A few resources that can help you review the math required to do well in a machine learning course:

- Linear Algebra: Review, Cheatsheet
- Probability: Review, Cheatsheet

Some other reviews you might be interested in:

- Zico Kolter, a prof in CSD, has put up a set of video lectures that review linear algebra.
- Very recently, Aaditya Ramdas, a grad student in MLD, has put up some video reviews of multivariate calculus and multivariate probabilities and stats.

To assess whether you need to watch these, you should do the self-assessment test, which is linked to on the wiki.

## Grading Policy

- 50% for homeworks. There are 6 and you can drop 1.
- 20% for midterm
- 20% for final
- 10% for class participation.

## Projects

- TBA

## Policies and FAQ

### FAQ

**Can I take the class pass/fail? Or, can I audit?**Our policy is to give priority to students that are taking the class for a grade, so you cannot sign up for the class pass/fail or as an audit unless the waitlist clears. However, I expect that this spring there will be no waitlist. (In assigning a pass or fail, we will consider the letter grade you would be assigned and the requirements of the program that you are in, and assign a pass if your program would consider your computed grade as a pass.)**Can I get an extension on ....?**Generally no, but you can get 50% credit for up to 48 hrs after the assignment is due, and you can drop your lowest assignment grade. If you have a documented medical issue or something similar email the instructors.**What do I need to do if I want to audit?**attend the lectures and sit for the mid-term and final, and quizzes. You don't need to study for the exams - mainly I'm interested to know how much you've absorbed in an audit.

### Policy on Collaboration among Students

These policies are the same as were used in Dr. Rosenfeld's version of 2013.

The purpose of student collaboration is to facilitate learning, not to circumvent it. Studying the material in groups is strongly encouraged. It is also allowed to seek help from other students in understanding the material needed to solve a particular homework problem, provided no written notes are shared, or are taken at that time, and provided learning is facilitated, not circumvented. The actual solution must be done by each student alone, and the student should be ready to reproduce their solution upon request.

**The presence or absence of any form of help or collaboration, whether given or received, must be explicitly stated and disclosed in full by all involved**, on the first page of their assignment. Specifically, each assignment solution must start by answering the following questions:

(1) Did you receive any help whatsoever from anyone in solving this assignment? Yes / No. If you answered 'yes', give full details: _______________ (e.g. "Jane explained to me what is asked in Question 3.4") (2) Did you give any help whatsoever to anyone in solving this assignment? Yes / No. If you answered 'yes', give full details: _______________ (e.g. "I pointed Joe to section 2.3 to help him with Question 2".

Additionally, if you share any material or collaborate in any way between the time the assignment is due and the last time when the assignment can be handed in for partial credit, you must notify the instructor of this help in writing (eg via email).

Collaboration without full disclosure will be handled severely, in compliance with CMU's Policy on Cheating and Plagiarism. Except in usual extenuating circumstances, the policy is to **fail the student(s) for the entire course**.
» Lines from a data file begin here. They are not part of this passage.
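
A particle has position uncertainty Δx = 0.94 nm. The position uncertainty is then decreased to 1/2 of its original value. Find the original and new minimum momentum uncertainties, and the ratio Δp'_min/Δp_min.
Original Δp_min = 5.609 × 10^-26 kg·m/s; new Δp'_min = 1.122 × 10^-25 kg·m/s; ratio Δp'_min/Δp_min = 2.

From the uncertainty principle ΔxΔp ≥ ℏ/2, the minimum momentum uncertainty is Δp_min = ℏ/(2Δx).

Original (Δx = 0.94 nm = 9.400e-10 m):
Δp_min = (1.055e-34 J·s)/(2 × 9.400e-10 m) = 5.609e-26 kg·m/s

When Δx → (1/2)Δx:
Δp'_min = ℏ/(2 × (1/2)Δx) = 2 × ℏ/(2Δx) = 2 × Δp_min
Δp'_min = 2 × 5.609e-26 kg·m/s = 1.122e-25 kg·m/s

Since Δp_min ∝ 1/Δx, when Δx is decreased to 1/2 of its original value, Δp_min increases to 2 times its original value.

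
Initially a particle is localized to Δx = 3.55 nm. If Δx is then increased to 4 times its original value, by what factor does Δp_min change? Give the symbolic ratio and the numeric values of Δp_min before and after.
Original Δp_min = 1.485 × 10^-26 kg·m/s; new Δp'_min = 3.713 × 10^-27 kg·m/s; ratio Δp'_min/Δp_min = 1/4.

From the uncertainty principle ΔxΔp ≥ ℏ/2, the minimum momentum uncertainty is Δp_min = ℏ/(2Δx).

Original (Δx = 3.55 nm = 3.550e-09 m):
Δp_min = (1.055e-34 J·s)/(2 × 3.550e-09 m) = 1.485e-26 kg·m/s

When Δx → 4Δx:
Δp'_min = ℏ/(2 × 4Δx) = (1/4) × ℏ/(2Δx) = (1/4) × Δp_min
Δp'_min = 1/4 × 1.485e-26 kg·m/s = 3.713e-27 kg·m/s

Since Δp_min ∝ 1/Δx, when Δx is increased to 4 times its original value, Δp_min decreases to 1/4 of its original value.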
As a related point, some of the homework assignments used in this class may have been used in prior versions of this class, or in classes at other institutions. Avoiding the use of heavily tested assignments will detract from the main purpose of these assignments, which is to reinforce the material and stimulate thinking. Because some of these assignments may have been used before, solutions to them may be (or may have been) available online, or from other people. It is explicitly forbidden to use any such sources, or to consult people who have solved these problems before. **You must solve the homework assignments completely on your own**. I will mostly rely on your wisdom and honor to follow this rule, but if a violation is detected it will be dealt with harshly. Collaboration with other students who are currently taking the class is allowed, but only under the conditions stated below.